Como encender la luz en la oscuridad y la incandescencia de la corriente
eléctrica soportada por ese filamento metálico nos cegara. La sacudida
descoloca la quijada como para detenernos un momento y volver a reordenar las
piezas que se desmoronaron en el puzzle neuronal de nuestro cerebro. Uno no
puede evitar estar siempre a la sombra de lo que escribe, porque la sombra de
lo que escribimos somos nosotros mismos, voluntaria o involuntariamente, ya lo
dijo Umbral. Más aún cuando la profesión que lleva dentro trata de concatenar
una palabra tras otra como oficio cotidiano. Por eso rizar el rizo es intentar
al menos desentrañar la sombra que proyectan las palabras de un escritor que
escribe sobre un escritor que escribe sobre un escritor. Dicho así, ese dédalo
puede proporcionar algún dolor de cabeza, pero cuando se hilvana con la
sencillez de una prosa directa y honesta, uno comprende que el universo es
mucho más simple de lo que creemos pero mucho más complejo de lo que nos han
llegado a explicar.
El intercambio de golpes continuos entre los
contendientes de Wolframio, Moe y E.E. (recuerden, William Wilson -W.W.-),
entre creador y creación, se sucede al principio con una toma de contacto entre dos dignos púgiles para
conocerse hasta que descubren que se conocen demasiado como para andar con
remilgos. A posteriori, ambos se enzarzan en un cuerpo a cuerpo, casi con
desgana, pero al mismo tiempo con la saña de quien quiere depositar en los
golpes todo cuanto de frustración y de rencor se tiene hacia el maltrato que haya
padecido en la vida; e igualmente se venga E.E. de aquel que lo trae al mundo
para padecer las fechorías de su creador. La lucha fratricida, en apariencia
imposible, acaba por verter en el otro esa imposibilidad de la razón que
otorgan los infiernos personales. Preferiría no hacer incursión en un pensamiento
en voz alta, aunque a veces veo conversaciones de una divinidad universal con
su creación y la respuesta de ésta ante las vicisitudes... casi como el creador ante el repliante que se niega a aceptar la fecha de caducidad: aparcado queda esto
último que como apunte dejo en suspenso (quizá como catalizador).
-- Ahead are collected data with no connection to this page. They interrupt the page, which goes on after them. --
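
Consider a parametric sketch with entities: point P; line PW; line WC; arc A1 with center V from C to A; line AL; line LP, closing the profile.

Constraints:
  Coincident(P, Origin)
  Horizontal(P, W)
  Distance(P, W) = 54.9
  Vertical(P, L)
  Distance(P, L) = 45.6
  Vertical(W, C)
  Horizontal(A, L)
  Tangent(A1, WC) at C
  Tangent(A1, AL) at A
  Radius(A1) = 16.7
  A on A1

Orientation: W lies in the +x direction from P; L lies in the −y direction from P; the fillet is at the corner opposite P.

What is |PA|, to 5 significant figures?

59.486

P is at the origin; PW is horizontal with |PW| = 54.9 and W on the +x side, so W = (54.900, 0.0000). P and L share the same x with |PL| = 45.6 and L on the −y side, so L = (0.0000, -45.600). The virtual corner opposite P is at (54.900, -45.600). The tangent condition forces VC to be normal to WC and since A1 is tangent to AL there, VA ⟂ AL, with radius 16.7, so the center V sits 16.7 in from both sides at V = (38.200, -28.900). That places the tangent points at C = (54.900, -28.900) on WC and A = (38.200, -45.600) on AL. Then |PA| = |A − P| = 59.486.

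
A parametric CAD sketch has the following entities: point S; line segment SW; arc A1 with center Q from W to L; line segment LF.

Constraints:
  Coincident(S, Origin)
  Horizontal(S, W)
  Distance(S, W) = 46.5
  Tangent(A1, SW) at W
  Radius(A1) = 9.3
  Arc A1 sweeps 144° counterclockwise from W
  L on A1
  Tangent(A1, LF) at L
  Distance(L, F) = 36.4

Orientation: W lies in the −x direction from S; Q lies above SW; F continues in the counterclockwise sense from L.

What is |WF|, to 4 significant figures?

45.12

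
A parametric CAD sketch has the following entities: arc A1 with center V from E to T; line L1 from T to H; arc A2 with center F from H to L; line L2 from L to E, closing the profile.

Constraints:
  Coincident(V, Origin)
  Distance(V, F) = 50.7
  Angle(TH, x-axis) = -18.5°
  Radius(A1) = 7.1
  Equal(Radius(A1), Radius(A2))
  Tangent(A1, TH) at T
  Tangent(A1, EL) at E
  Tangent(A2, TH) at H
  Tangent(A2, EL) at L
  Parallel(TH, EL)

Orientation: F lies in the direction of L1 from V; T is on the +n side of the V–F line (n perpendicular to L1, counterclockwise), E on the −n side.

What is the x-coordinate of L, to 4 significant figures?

45.83

Tangency of A1 to both parallel lines with radius 7.1 puts T and E at V ± 7.1·n: T = (2.253, 6.733), E = (-2.253, -6.733). Equal radii place H and L the same way about F: H = F + 7.1·n = (50.33, -9.354), L = F − 7.1·n = (45.83, -22.82). So L.x = 45.83.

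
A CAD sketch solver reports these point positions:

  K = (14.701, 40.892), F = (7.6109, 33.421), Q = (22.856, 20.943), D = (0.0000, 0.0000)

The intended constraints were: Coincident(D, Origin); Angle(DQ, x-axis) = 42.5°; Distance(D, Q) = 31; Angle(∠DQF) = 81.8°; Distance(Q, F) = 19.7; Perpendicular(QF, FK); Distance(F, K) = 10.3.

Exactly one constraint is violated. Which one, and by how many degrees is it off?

Perpendicular(QF, FK) — off by 4.20°.

D = (0.00, 0.00) ✓; DQ at 42.50° ✓; |DQ| = 31.00 ✓; ∠DQF = 81.80° ✓; |QF| = 19.70 ✓; ∠(QF, FK) = 94.20° ✗; |FK| = 10.30 ✓.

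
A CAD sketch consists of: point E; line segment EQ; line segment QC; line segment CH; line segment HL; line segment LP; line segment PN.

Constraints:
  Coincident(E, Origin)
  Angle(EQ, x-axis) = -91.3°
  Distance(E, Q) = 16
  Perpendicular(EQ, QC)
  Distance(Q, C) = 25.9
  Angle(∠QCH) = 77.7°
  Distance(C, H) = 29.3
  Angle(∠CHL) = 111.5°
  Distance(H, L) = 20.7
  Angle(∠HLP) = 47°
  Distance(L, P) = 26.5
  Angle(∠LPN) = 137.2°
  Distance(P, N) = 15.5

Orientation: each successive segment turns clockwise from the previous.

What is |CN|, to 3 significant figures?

7.06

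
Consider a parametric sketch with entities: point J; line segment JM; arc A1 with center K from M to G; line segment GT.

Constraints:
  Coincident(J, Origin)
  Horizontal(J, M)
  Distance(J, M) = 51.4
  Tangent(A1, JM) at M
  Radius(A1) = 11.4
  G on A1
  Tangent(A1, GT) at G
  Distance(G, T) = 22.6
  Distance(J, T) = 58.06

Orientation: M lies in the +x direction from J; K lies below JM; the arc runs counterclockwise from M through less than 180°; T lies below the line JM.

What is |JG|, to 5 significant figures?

42.682

Checks: ∠(KM, MJ) = 90.00° ✓; |KG| = 11.40 ✓; ∠(KG, GT) = 90.00° ✓; |GT| = 22.60 ✓; |JT| = 58.06 ✓.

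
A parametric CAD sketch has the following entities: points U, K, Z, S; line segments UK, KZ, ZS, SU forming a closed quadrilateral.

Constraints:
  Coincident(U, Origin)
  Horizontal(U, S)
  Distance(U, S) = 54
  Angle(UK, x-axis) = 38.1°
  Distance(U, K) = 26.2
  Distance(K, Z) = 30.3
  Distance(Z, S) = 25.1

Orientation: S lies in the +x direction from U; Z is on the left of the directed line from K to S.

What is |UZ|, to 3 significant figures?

55.5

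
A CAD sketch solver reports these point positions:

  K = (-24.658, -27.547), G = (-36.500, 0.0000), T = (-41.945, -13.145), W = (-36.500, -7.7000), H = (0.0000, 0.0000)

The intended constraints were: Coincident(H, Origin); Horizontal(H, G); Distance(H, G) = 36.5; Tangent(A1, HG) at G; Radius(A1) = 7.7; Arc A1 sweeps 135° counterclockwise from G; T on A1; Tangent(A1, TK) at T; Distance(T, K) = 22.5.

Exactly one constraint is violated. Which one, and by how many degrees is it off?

Tangent(A1, TK) at T — off by 5.20°.

H = (0.00, 0.00) ✓; H.y = 0.00, G.y = 0.00 ✓; |HG| = 36.50 ✓; ∠(WG, GH) = 90.00° ✓; |WG| = 7.700 ✓; bearing(W→T) − bearing(W→G) = 135.0° ✓; |WT| = 7.700 ✓; ∠(WT, TK) = 84.80° ✗; |TK| = 22.50 ✓.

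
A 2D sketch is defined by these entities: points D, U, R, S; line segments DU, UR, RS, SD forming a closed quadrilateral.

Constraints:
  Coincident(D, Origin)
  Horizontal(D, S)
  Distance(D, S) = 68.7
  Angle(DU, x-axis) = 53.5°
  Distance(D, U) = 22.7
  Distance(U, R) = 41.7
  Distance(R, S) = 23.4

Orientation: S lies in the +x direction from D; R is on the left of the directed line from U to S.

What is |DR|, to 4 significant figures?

58.41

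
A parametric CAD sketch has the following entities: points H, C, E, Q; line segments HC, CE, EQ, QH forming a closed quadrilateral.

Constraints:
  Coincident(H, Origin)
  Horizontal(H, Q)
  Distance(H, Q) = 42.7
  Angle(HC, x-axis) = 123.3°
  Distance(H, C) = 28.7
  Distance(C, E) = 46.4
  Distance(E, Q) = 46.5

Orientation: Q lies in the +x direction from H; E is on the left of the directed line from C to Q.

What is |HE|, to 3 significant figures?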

A medida que uno avanza en la lectura, va lloviendo
sobre las neuronas, cuál torrente de manantial, cascadas ingentes de prosa que
recuerdan muy mucho a otros monstruos que dejan su impronta entre líneas. Entre
la honestidad y franqueza de Paul Auster y la universalidad y magnitud de
William Faulkner, luchando por un lugar en el Olimpo de la cúspide narrativa de
Moe, donde se intercambian golpes y patronímicos, quedándose en combate nulo
ese amaño entre púgiles para no diluirse entre líneas, repartiéndose el terreno
abonado ya por Gaitán. Suenan en ocasiones los ritmos en los intercambios de
pareceres de Benjy en 'El ruido y la furia', la fragilidad de la Trilogía de
Nueva York de Auster, y ciertas intensidades de las odiseas intrínsecas de
Joyce en Ulises. Son voces todas interiores que se fusionan y aparecen en el
pensamiento de Moe para verter en forma de inquina sobre E.E., quien a su vez
procura devolverle del mismo modo con golpes honrosos y no menos atinados.
Wolframio es un premio para el lector que desee
dejarse seducir por algo más allá que una buena e inteligente historia,
interesante y entretenida. Hay algo más. Nos abre los ojos al recuerdo y esos
chispazos que recuerdan a infinidad de autores, maestros todos en lo prosaico e
ingrato que es esta cosa de escribir en más ocasiones de las que quisiéramos,
hace que la novela se incruste en la conciencia una vez pasada la
última página. Se convierte casi en ese alter ego de William Wilson, esa
conciencia que toma forma material y se conmina en lucha contra el olvido,
tal como E.E frente a Moe. Es un premio a título personal, porque
consigue escarbar entre los recuerdos napados de polvo, desde la franqueza,
viejos y no tan viejos relatos que toman nuevas formas y recuerdos, y que
resulta imprescindible disponer de un relato así para dar un poco de lustre al cada vez más aburrido panorama literario, soterrado bajo tanta mediocridad enmohecida de egos y vanidades que a buen seguro el bueno de Moe dilapidaría con un par de plumazos de buena prosa.